I've seen the textbook analogy used, but to me it's like a very knowledgeable person reading an advanced textbook to become an expert. Then they say they're better than the other very knowledgeable persons because he read that manual, and everyone can start from scratch using it.

So there's nothing wrong with making a more efficient model from an existing one, the issue is concluding you don't need all the data that made the existing one possible in the first place. While that may be true, this is not how you prove it.

2 comments

> The issue is that they claim that you don't need an extensive amount of data to do efficient reasoning.

they claim that efficient reasoning can be achieve by applying a small set of SFT samples. how that sample set is collected/filtered is irrelevant here. they just reported the fact that this is possible. this by itself is a new and interesting finding.

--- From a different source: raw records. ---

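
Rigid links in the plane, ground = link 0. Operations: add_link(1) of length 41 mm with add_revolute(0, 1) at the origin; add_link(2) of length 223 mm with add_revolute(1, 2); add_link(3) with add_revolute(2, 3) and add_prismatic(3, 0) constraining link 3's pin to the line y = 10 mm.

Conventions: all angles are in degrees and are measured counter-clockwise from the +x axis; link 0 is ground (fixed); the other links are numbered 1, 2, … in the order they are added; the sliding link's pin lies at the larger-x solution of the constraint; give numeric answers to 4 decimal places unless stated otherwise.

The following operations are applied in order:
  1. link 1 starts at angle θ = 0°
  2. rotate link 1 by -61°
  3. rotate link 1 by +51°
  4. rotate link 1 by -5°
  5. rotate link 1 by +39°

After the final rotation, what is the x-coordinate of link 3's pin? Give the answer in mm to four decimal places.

geometry: r = 41 mm, L = 223 mm, e = 10 mm; θ starts at 0°
rotate link 1 by -61°: θ ← 0° -61° = -61°
rotate link 1 by +51°: θ ← -61° +51° = -10°
rotate link 1 by -5°: θ ← -10° -5° = -15°
rotate link 1 by +39°: θ ← -15° +39° = 24°
crank pin P = (r cos θ, r sin θ) = (37.455364, 16.676202)
h = r sin θ − e = 16.676202 − 10 = 6.676202
x = r cos θ + √(L² − h²) = 37.455364 + 222.900041 = 260.355405

260.3554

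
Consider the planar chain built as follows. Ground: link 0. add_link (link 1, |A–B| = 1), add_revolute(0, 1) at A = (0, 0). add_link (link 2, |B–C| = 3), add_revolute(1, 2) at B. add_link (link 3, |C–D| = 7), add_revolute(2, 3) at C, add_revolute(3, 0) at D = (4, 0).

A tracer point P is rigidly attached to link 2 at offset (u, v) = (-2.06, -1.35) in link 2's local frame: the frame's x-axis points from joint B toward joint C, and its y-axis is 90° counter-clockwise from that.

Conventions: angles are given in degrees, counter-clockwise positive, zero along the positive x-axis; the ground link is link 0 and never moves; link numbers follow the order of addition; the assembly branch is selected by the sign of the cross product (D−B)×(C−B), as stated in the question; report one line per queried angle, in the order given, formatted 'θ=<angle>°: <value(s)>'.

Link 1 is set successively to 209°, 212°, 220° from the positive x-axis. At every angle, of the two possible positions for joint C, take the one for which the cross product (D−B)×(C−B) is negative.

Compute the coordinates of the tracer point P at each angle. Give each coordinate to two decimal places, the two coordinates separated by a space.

A=(0,0), D=(4.00,0)
θ=209°: B = A + 1.00·(cos209°, sin209°) = (-0.8746, -0.4848)
θ=209°: |BD| = 4.8987
θ=209°: circle(B,3.00) ∩ circle(D,7.00): a=-1.6334, h=2.5163
θ=209°:   candidates: C₊=(-2.7490,1.8575) cross=12.327; C₋=(-2.2510,-3.1505) cross=-12.327
θ=209°:   branch - wants cross < 0 → take C=(-2.2510,-3.1505) (cross=-12.327)
θ=209°: ex = (C−B)/|BC| = (-0.4588,-0.8885); ey = (0.8885,-0.4588)
θ=209°: P = B + -2.06·ex + -1.35·ey = (-1.1291,1.9650)
θ=212°: B = A + 1.00·(cos212°, sin212°) = (-0.8480, -0.5299)
θ=212°: |BD| = 4.8769
θ=212°: circle(B,3.00) ∩ circle(D,7.00): a=-1.6625, h=2.4972
θ=212°:   candidates: C₊=(-2.7720,1.7719) cross=12.179; C₋=(-2.2293,-3.1930) cross=-12.179
θ=212°:   branch - wants cross < 0 → take C=(-2.2293,-3.1930) (cross=-12.179)
θ=212°: ex = (C−B)/|BC| = (-0.4604,-0.8877); ey = (0.8877,-0.4604)
θ=212°: P = B + -2.06·ex + -1.35·ey = (-1.0979,1.9203)
θ=220°: B = A + 1.00·(cos220°, sin220°) = (-0.7660, -0.6428)
θ=220°: |BD| = 4.8092
θ=220°: circle(B,3.00) ∩ circle(D,7.00): a=-1.7541, h=2.4337
θ=220°:   candidates: C₊=(-2.8297,1.5347) cross=11.704; C₋=(-2.1791,-3.2891) cross=-11.704
θ=220°:   branch - wants cross < 0 → take C=(-2.1791,-3.2891) (cross=-11.704)
θ=220°: ex = (C−B)/|BC| = (-0.4710,-0.8821); ey = (0.8821,-0.4710)
θ=220°: P = B + -2.06·ex + -1.35·ey = (-0.9866,1.8103)

θ=209°: -1.13 1.96
θ=212°: -1.10 1.92
θ=220°: -0.99 1.81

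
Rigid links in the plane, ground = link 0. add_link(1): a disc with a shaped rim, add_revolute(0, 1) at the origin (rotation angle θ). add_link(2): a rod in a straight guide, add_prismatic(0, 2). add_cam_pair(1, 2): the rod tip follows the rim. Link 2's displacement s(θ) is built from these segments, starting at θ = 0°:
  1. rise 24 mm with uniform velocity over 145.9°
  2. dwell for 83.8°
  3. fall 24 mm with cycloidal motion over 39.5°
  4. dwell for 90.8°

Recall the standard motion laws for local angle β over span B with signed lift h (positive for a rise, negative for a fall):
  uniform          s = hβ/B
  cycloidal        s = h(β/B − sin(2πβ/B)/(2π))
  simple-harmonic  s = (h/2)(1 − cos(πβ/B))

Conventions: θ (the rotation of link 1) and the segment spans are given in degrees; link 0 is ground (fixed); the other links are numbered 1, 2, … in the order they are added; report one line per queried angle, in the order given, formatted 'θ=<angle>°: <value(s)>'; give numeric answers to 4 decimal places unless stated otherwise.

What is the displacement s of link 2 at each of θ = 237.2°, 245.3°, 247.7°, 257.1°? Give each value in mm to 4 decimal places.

segment 1 (0° to 145.9°, uniform, h = 24) is passed completely: s = 0.0000 + (24) = 24.0000
segment 2 (145.9° to 229.7°, dwell): s unchanged at 24.0000
θ = 237.2° falls in segment 3 (229.7° to 269.2°, cycloidal, h = -24): β = 237.2 − 229.7 = 7.5°, B = 39.5°; Δs = -24·(0.1899 − sin(2π·0.1899)/(2π)) = -1.0066; s = 24.0000 − 1.0066 = 22.9934
θ = 245.3° falls in segment 3 (229.7° to 269.2°, cycloidal, h = -24): β = 245.3 − 229.7 = 15.6°, B = 39.5°; Δs = -24·(0.3949 − sin(2π·0.3949)/(2π)) = -7.1361; s = 24.0000 − 7.1361 = 16.8639
θ = 247.7° falls in segment 3 (229.7° to 269.2°, cycloidal, h = -24): β = 247.7 − 229.7 = 18°, B = 39.5°; Δs = -24·(0.4557 − sin(2π·0.4557)/(2π)) = -9.8871; s = 24.0000 − 9.8871 = 14.1129
θ = 257.1° falls in segment 3 (229.7° to 269.2°, cycloidal, h = -24): β = 257.1 − 229.7 = 27.4°, B = 39.5°; Δs = -24·(0.6937 − sin(2π·0.6937)/(2π)) = -20.2311; s = 24.0000 − 20.2311 = 3.7689

θ=237.2°: 22.9934
θ=245.3°: 16.8639
θ=247.7°: 14.1129
θ=257.1°: 3.7689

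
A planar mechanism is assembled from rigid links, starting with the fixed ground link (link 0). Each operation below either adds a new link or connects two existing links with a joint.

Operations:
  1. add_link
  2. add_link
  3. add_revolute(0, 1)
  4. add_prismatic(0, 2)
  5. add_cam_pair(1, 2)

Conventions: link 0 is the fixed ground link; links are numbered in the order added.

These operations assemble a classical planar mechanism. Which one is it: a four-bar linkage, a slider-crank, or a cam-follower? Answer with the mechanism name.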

I completely agree with the point made here. Apart from the research controversial in the paper, however, from an engineering practice perspective, the methodology presented in the paper offers the industry an effective approach to distill structural cognitive capabilities from advanced models and integrate them into less competent ones.

Moreover, I find the Less-Is-More Reasoning (LIMO) hypothesis particularly meaningful. It suggests that encoding the cognitive process doesn't require extensive data; instead, a small amount of data can elicit the model's capabilities. This hypothesis and observation, in my opinion, are highly significant and offer valuable insights, much more than the specific experiment itself.